When it comes to political ideology I consider myself to be a Progressive; a "realist" who sides with his conscience first, party ideology second. I enjoy debating the issues of the day on a most regular basis-- preferably with people who hold contrary points of view. I have a good friend who happens to be a Libertarian, and we debate policy and the like quite often. This past Saturday I accompanied him to a rally in front of San Francisco's city hall-- Ron Paul was the key note speaker. There were a couple of hundred people in attendance, along with a handful of signs, such as, Audit the Fed, Socialism Sucks, and Freedom isn't Free. The rally opened up with Matt Gonzales (Nader's Veep), followed by John Dennis (the challenger to Pelosi's seat), then Ron Paul. I must admit, Matt Gonzales gave a speech that I found myself clapping to more often than not-- this I wasn't expecting. John Dennis, on the other hand, opens up with a couple of shots at Pelosi and the Federal Government, then goes on to say, "we're not here today to talk about politics." Well, you just did sir! He even had a Jan Brewer moment while standing at the podium; albeit, a much smaller version, but there was a "oops, I lost my place" moment. I didn't find him to be too energizing, or original for that matter. It's the same cookie cutter candidate that we're seeing all over this country-- the anti-incumbent kind. Ron Paul took to the podium ushered in by a hearty applause-- this I expected. He spoke about bringing all our troops home-- citing a noninterventionist philosophy of our Founding Fathers and the huge strain on our treasury. He spoke of legalizing pot-- to much fanfare. He spoke of reducing taxes, corporate tax cuts, and offshore corporate tax havens. He railed about how government is too big-- too much a part of our lives. To which I say, it is a part of our lives, this is why I'm here at this rally!

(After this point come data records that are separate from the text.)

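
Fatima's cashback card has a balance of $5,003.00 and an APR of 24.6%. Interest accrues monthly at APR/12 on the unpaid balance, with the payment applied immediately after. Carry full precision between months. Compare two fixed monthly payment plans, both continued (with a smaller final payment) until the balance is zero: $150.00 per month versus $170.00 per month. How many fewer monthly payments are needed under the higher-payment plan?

11 fewer payments

Monthly rate r = 24.6%/12 = 2.05% = 0.0205.
At $150.00/mo: n = ⌈−ln(1 − rB₀/P)/ln(1+r)⌉ = 57 payments (last $109.77); total interest = total paid − $5,003.00 = $3,506.77.
At $170.00/mo: 46 payments (last $96.02); total interest $2,743.02.
Payments saved = 57 − 46 = 11.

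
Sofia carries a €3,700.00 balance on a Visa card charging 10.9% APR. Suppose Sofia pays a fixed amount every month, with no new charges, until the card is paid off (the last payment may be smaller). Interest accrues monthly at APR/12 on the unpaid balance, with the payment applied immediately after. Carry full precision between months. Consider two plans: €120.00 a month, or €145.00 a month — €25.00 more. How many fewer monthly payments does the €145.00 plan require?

7 fewer payments

Monthly rate r = 10.9%/12 = 0.908333% = 0.00908333.
At €120.00/mo: n = ⌈−ln(1 − rB₀/P)/ln(1+r)⌉ = 37 payments (last €40.95); total interest = total paid − €3,700.00 = €660.95.
At €145.00/mo: 30 payments (last €23.40); total interest €528.40.
Payments saved = 37 − 30 = 7.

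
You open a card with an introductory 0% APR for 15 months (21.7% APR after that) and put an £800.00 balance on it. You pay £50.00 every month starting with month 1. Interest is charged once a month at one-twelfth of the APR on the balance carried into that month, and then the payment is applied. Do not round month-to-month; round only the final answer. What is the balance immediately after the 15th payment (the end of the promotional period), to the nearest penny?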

But what brought me to write this blog, my first blog EVER might I add, was the fact that as I walked away from the rally with my friend, I found myself wondering why can't we to move this country forward, together? From what I gathered from this rally, we (me and these Libertarians) seem to have more that we agree on than differ; that the contentiousness between us should really be nonexistent. We can never agree on everything, but we can agree that we have enough in common to move this country forward. In fact, I found myself in agreement on several of the positions that were taken at the rally; yet I'm a Progressive, so therefore we should be at odds with one another, correct? I mentioned this internal conflict to my friend and expressed to him that I am unsure how to reconcile these differences, because I do feel we need to remove ourselves from these "foreign affairs;" we do need to eliminate corporate tax loopholes. In fact, I would suggest that by making these corporations and the uber rich pay their fair share, we could reduce the taxes of most of all Americans-- eliminating the tax liability for the poorest among us; we do need to legalize pot-- for multiple reasons. So I asked him why we can't seem to govern together, but he was an empty well of answers; leaving me to contemplate this as we strolled to the Irish Bank for a pint and some food. Then yesterday, as if God himself was listening to my thoughts, sent over the airwaves (via the Thom Hartmann Show) a possible answer as to why I can agree with some of the positions of the opposing party... LIBERALTARIAN!! Could it be? Could I be a Liberaltarian? Of this, I am unsure; however, my strong progressive views will always trump a moderate perspective. But I could see myself being okay with some things as long as it were to be a scratch my back and I'll scratch your back form of compromise.
Anyway, thanks for saying Liberaltarian while on the air Thom!! It just may be the answer to my question of how to reconcile these two philosophical differences.
PS. You got me up, you got me out, and now I’m active-- playing tag with whomever will play. Thanks again Thom!!